Pharmaceutical industry doomsayers have been licking their chops for months watching the roster of drug approvals for 2016 limp to a weak total of 22, following a record of 45 approvals in 2015. The roughly 50% drop comes after five years of generally increasing Food & Drug Administration approvals.
Seeing the low numbers coming, industry watchers have been waxing leery regarding a possible industry downturn. Questions about whether drug companies will be able to adequately fund investment in R&D were sharpened by this year’s disappointing approval tally.
Industry analysts, however, say the downturn is normal. “You always have to expect some cyclicality both in the submissions and the number of drugs approved,” says Jon Lange, head of Ernst & Young’s life sciences R&D division.
Lange acknowledges that the drop, in part, reflects the increasing difficulty that drugmakers experience in hitting the mark in tough areas such as Alzheimer’s disease and oncology. On the other hand, a number of drugs that were expected to be approved last year were given fast-track approval, which boosted the count for 2015.
John LaMattina, a senior partner at PureTech Ventures and former head of R&D at Pfizer, agrees that the downturn is largely normal. “After two outstanding years of approvals, especially considering how much more difficult it is to get drugs approved now than 20 years ago, it is not surprising that only 22 drugs were approved in 2016,” he says. “However, if this level of productivity continues for the rest of this decade, one would have to worry about the health of the biopharmaceutical industry.”

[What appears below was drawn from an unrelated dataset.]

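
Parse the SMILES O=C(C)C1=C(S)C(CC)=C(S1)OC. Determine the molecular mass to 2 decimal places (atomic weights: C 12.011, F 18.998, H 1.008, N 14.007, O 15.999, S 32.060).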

Pharmaceutical Research & Manufacturers of America (PhRMA), an industry trade group, insists that the numbers do not reflect poorly on research. “As 2016 brought with it continued innovation, it’s important to note that drug discovery is becoming increasingly challenging as researchers tackle the most vexing diseases,” PhRMA said in a written statement.
PhRMA notes that the reauthorization of the Prescription Drug User Fee Act will likely accelerate review times in the years ahead. And several industry watchers, including LaMattina, have noted that the incoming Trump Administration may act to expedite drug approvals, though little fundamental change is expected with this month’s transition in the White House.
“Administrations have changed over the decades, but what we continue to see is that the expectations for proof of efficacy and safety of products continues to increase, and that the work to meet those expectations continues to be more costly,” Lange says. “That is a trend that will continue to progress.”